Taxonomy of Adversarial Attack Threat Model

By Adversarial Falsification:

  • False positive attacks generate a negative sample which is misclassified as a positive one (Type I Error). In an image classification task, a false positive can be an adversarial image unrecognizable to human, while DNNs predict it to a class with a high confidence score.
  • False negative attacks generate a positive sample which is misclassified as a negative one (Type II Error). Also called ML evasion. This error is shown in most adversarial images, where a human can recognize the image, but the neural networks cannot identify it.

By Knowledge:

Most adversarial example attacks are white-box attacks. However, they can be transferred to attack black-box services due to the transferability of adversarial examples proposed by Papernot et al.

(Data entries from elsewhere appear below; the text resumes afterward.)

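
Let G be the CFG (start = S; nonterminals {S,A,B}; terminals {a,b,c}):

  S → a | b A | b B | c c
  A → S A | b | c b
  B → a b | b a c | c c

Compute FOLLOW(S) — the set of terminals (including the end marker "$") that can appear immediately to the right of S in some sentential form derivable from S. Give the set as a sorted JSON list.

Compute FIRST by fixpoint:
[1]
  A via A→b: +{b}
  A via A→c b: +{c}
  B via B→a b: +{a}
  B via B→b a c: +{b}
  B via B→c c: +{c}
  S via S→a: +{a}
  S via S→b A: +{b}
  S via S→c c: +{c}
  FIRST(S)={a,b,c}  FIRST(A)={b,c}  FIRST(B)={a,b,c}
[2]
  A via A→S A: +{a}
  FIRST(S)={a,b,c}  FIRST(A)={a,b,c}  FIRST(B)={a,b,c}
[3] (stable)
  FIRST(S)={a,b,c}  FIRST(A)={a,b,c}  FIRST(B)={a,b,c}

FOLLOW iteration:
seed FOLLOW(S) with $
round 1:
  A→S A: FOLLOW(S) ⊇ FIRST(A) = {a,b,c}; new: +{a,b,c}
  S→b A: FOLLOW(A) ⊇ FOLLOW(S) ⊇ {$,a,b,c}; new: +{$,a,b,c}
  S→b B: FOLLOW(B) ⊇ FOLLOW(S) ⊇ {$,a,b,c}; new: +{$,a,b,c}
  FOLLOW[S]={$,a,b,c}  FOLLOW[A]={$,a,b,c}  FOLLOW[B]={$,a,b,c}
round 2: (no change)
  FOLLOW[S]={$,a,b,c}  FOLLOW[A]={$,a,b,c}  FOLLOW[B]={$,a,b,c}

FOLLOW(S) = ["$", "a", "b", "c"]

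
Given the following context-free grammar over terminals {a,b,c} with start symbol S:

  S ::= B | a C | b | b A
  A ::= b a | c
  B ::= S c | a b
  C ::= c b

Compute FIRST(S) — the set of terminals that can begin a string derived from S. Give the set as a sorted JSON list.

FIRST iteration:
pass 1:
  A via A→b a: +{b}
  A via A→c: +{c}
  B via B→a b: +{a}
  C via C→c b: +{c}
  S via S→B: +{a}
  S via S→b: +{b}
  S: {a,b}  A: {b,c}  B: {a}  C: {c}
pass 2:
  B via B→S c: +{b}
  S: {a,b}  A: {b,c}  B: {a,b}  C: {c}
pass 3: — fixpoint
  S: {a,b}  A: {b,c}  B: {a,b}  C: {c}

FIRST(S) = ["a", "b"]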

However, it was found adversarial examples are transferrable (cf. Transferability of Adversarial Examples), hence given the same training data as the original network, an attacker can train their own mirror network of the black box original network and then attack the mirror network with white-box techniques. If attack on mirror network succeeds, it will likely succeed on the original


By Specificity: (For binary classification, targeted attacks are equivalent to nontargeted attacks.)

  • Targeted attack: misguide DNNs to a specific class.
  • Non-targeted attack: do not assign a specific class to the neural network output. The adversarial class of output can be arbitrary except the original one.

By Frequency:

  • One-time attacks take only one time to optimize the adversarial examples.
  • Iterative attacks take multiple times to update the adversarial examples.